A malarial drug is showing promise in stopping breast cancer before it starts, Mason researchers are discovering during a clinical trial.
"The bold long-term goal is a short-term oral treatment that prevents breast cancer by killing the precursor cells that initiate breast cancer," says Lance Liotta, co-director of Mason's Center for Applied Proteomics and Molecular Medicine (CAPMM). "And it's looking hopeful."
The PINC trial (Preventing Invasive Neoplasia with Chloroquine) targets ductal carcinoma in situ, or DCIS, the most common type of pre-invasive breast cancer. Chloroquine is a drug given to prevent or treat malaria; it's showing promise in the early phase of the PINC trial.
CAPMM has three ongoing breast cancer research projects, including the PINC trial, which span the full scope of breast cancer's impact on patients.
In the PINC trial, DCIS is the focus. DCIS shows up as white spots in the MRI of a breast. Those white spots are calcifications that may mark the milk ducts where DCIS cells are growing, says Virginia Espina, assistant research professor at CAPMM. Not all DCIS becomes cancer, but all breast cancer goes through the DCIS stage, she says.
If the patient is diagnosed with DCIS after a biopsy, then she can enter the trial, says Espina, adding that the study doesn't interfere with standard medical treatment. Mason researchers are working with Kirsten Edmiston, a surgeon at Inova Fairfax Hospital who recruits the patients and clinically directs the trial.
While patients are waiting between their diagnosis and the surgery, they take chloroquine once a week for four weeks, Espina says.
A significant reduction in the lesion's size is the sought-after outcome, Espina says. The widely prescribed malaria drug chloroquine has few side effects - a rare rash is one, Espina says. There could come a day when chloroquine is taken by women worldwide to prevent breast cancer.
"We can imagine that in the future every woman will take chloroquine once a year," Espina says. "Chloroquine kills off the pre-malignant cells that are starting to accumulate. You'd do this periodically as a new type of chemo prevention."
Chloroquine works by stopping autophagy, which is used by cells to survive under stress. "When your cells realize they don't have enough nutrients, they eat themselves," Espina says. "It's a way to make energy when you don't have enough food."
And that's the spot the DCIS cells are in as they pile up in the milk duct. They're not getting enough oxygen and food and are squashed together.
"For all these reasons, they're under stress," Espina says. "When a cell is under stress, it's a life-and-death struggle. They're not just going to die. They're going to do what they can to survive. That's when they use autophagy to stay alive."

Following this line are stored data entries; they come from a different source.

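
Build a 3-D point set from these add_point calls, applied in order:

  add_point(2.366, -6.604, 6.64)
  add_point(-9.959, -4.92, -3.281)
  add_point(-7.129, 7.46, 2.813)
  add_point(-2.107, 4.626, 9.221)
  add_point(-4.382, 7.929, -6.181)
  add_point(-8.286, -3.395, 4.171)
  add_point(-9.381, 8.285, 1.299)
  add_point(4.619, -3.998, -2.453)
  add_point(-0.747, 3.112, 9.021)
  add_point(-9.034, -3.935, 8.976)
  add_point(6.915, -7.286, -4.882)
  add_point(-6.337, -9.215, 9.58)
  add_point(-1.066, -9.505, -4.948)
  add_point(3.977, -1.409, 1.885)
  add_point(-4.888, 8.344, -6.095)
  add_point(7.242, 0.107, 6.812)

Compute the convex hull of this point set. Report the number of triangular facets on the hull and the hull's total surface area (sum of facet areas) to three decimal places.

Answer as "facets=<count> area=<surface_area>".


Points on the hull: [0, 1, 2, 3, 4, 6, 8, 9, 10, 11, 12, 14, 15] (13 of 16).

Facet areas (half cross-product norm):
  f1: (p4, p14, p1) → 4.5833
  f2: (p4, p12, p1) → 72.5112
  f3: (p4, p14, p15) → 4.8708
  f4: (p3, p14, p15) → 85.2491
  f5: (p11, p12, p1) → 69.5299
  f6: (p11, p9, p1) → 36.6696
  f7: (p11, p3, p9) → 30.0580
  f8: (p10, p4, p15) → 122.8191
  f9: (p10, p4, p12) → 73.4330
  f10: (p10, p11, p12) → 60.7434
  f11: (p6, p3, p9) → 61.6805
  f12: (p6, p14, p1) → 58.5653
  f13: (p6, p9, p1) → 78.8992
  f14: (p8, p3, p15) → 4.2907
  f15: (p8, p11, p15) → 59.5547
  f16: (p8, p11, p3) → 12.7235
  f17: (p0, p11, p15) → 26.1918
  f18: (p0, p10, p15) → 50.8720
  f19: (p0, p10, p11) → 47.1671
  f20: (p2, p3, p14) → 31.5920
  f21: (p2, p6, p14) → 12.2571
  f22: (p2, p6, p3) → 3.6270
Σ area = 1007.888

Euler characteristic 13−33+22 = 2 ✓

facets=22 area=1007.888


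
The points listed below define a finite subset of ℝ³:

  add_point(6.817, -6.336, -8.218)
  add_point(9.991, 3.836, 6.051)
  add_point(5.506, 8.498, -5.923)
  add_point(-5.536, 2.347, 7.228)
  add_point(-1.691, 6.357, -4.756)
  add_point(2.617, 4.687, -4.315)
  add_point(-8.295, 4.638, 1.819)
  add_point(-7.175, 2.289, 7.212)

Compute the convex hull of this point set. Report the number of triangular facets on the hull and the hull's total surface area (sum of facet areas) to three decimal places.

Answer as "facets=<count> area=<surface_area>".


Extreme-point indices: [0, 1, 2, 3, 4, 6, 7] — 7 of 8 on the boundary.

Triangle areas on the boundary:
  f1: (p2, p1, p6) → 108.1204
  f2: (p2, p0, p1) → 99.7384
  f3: (p7, p1, p6) → 51.5097
  f4: (p7, p0, p6) → 63.2229
  f5: (p4, p0, p6) → 68.5204
  f6: (p4, p2, p6) → 20.7247
  f7: (p4, p2, p0) → 56.3993
  f8: (p3, p0, p1) → 137.2352
  f9: (p3, p7, p1) → 1.3343
  f10: (p3, p7, p0) → 14.7899
Σ area = 621.595

Euler: V−E+F = 7−15+10 = 2.

facets=10 area=621.595


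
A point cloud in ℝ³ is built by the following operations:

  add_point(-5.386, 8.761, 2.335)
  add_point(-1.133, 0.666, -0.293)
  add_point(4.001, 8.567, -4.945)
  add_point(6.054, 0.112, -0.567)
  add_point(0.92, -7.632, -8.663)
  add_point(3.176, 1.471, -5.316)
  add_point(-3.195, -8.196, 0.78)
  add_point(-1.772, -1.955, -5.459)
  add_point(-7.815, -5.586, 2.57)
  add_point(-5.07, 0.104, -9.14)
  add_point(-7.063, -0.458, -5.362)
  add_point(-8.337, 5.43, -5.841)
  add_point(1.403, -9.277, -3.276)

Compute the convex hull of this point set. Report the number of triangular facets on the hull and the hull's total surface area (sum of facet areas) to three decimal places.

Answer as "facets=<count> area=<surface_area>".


facets=16 area=681.019

Extreme-point indices: [0, 2, 3, 4, 6, 8, 9, 10, 11, 12] — 10 of 13 on the boundary.

Triangle areas on the boundary:
  f1: (p0, p8, p11) → 62.3279
  f2: (p0, p8, p3) → 95.1341
  f3: (p4, p12, p3) → 30.5828
  f4: (p6, p12, p3) → 33.6891
  f5: (p6, p8, p3) → 32.9922
  f6: (p6, p4, p12) → 15.1668
  f7: (p6, p4, p8) → 23.1904
  f8: (p2, p4, p3) → 59.2201
  f9: (p2, p0, p11) → 52.8603
  f10: (p2, p0, p3) → 57.5994
  f11: (p9, p2, p11) → 43.8883
  f12: (p9, p2, p4) → 63.9783
  f13: (p10, p4, p8) → 53.1486
  f14: (p10, p9, p4) → 20.9016
  f15: (p10, p8, p11) → 23.3853
  f16: (p10, p9, p11) → 12.9540
Σ area = 681.019

Euler characteristic 10−24+16 = 2 ✓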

Chemotherapy, a common treatment for cancer, can rev up autophagy, Espina says. "A doctor selects a treatment to try to kill the cell, but the cell is trying to survive; it's trying to do what it's programmed to do. We have to find a way to defeat this cellular process."
Chloroquine works like Pepto-Bismol; it alters the cell's digestive process and therefore autophagy. "But the chloroquine doesn't kill the normal cells because the normal cells aren't dependent on autophagy to survive," Espina says.
The second CAPMM study on breast cancer is funded by the Side-Out Foundation. Researchers are developing individualized treatment for women with metastatic breast cancer. These advanced tumors have spread to other organs, such as the liver, brain and bone, and have limited response to conventional therapies. Standard chemotherapy failed the 25 women Mason has worked with to pinpoint more effective treatments, says Mariaelena Pierobon, CAPMM assistant research professor.
Pierobon is using technology created by Liotta and Emanuel "Chip" Petricoin III to identify which drug targets are activated within each patient tumor. Pierobon's team is building on the promise of personalized medicine by focusing on the molecular profile of the metastatic lesions.
"We hope that by providing physicians with detailed information on the mechanisms that are driving our patients' tumors, we can facilitate the selection of the most appropriate treatment," Pierobon says. "We are trying to guide that decision by using the cutting-edge molecular technologies that were created in our laboratory to select among the FDA-approved drugs that might be the most promising for each patient."
In this approach, patients don't have to wait for new drugs to be developed. "By using drugs that are already approved, you don't have to study toxicity. That's a huge advantage," Pierobon says.
The third study is the I-SPY 2 TRIAL in which CAPMM researcher Julia Wulfkuhle is leading molecular profiling efforts developed uniquely in the Mason laboratory for women with stage II/III breast cancer. The FDA singled out I-SPY 2 as a leading trial design for accelerated drug approval.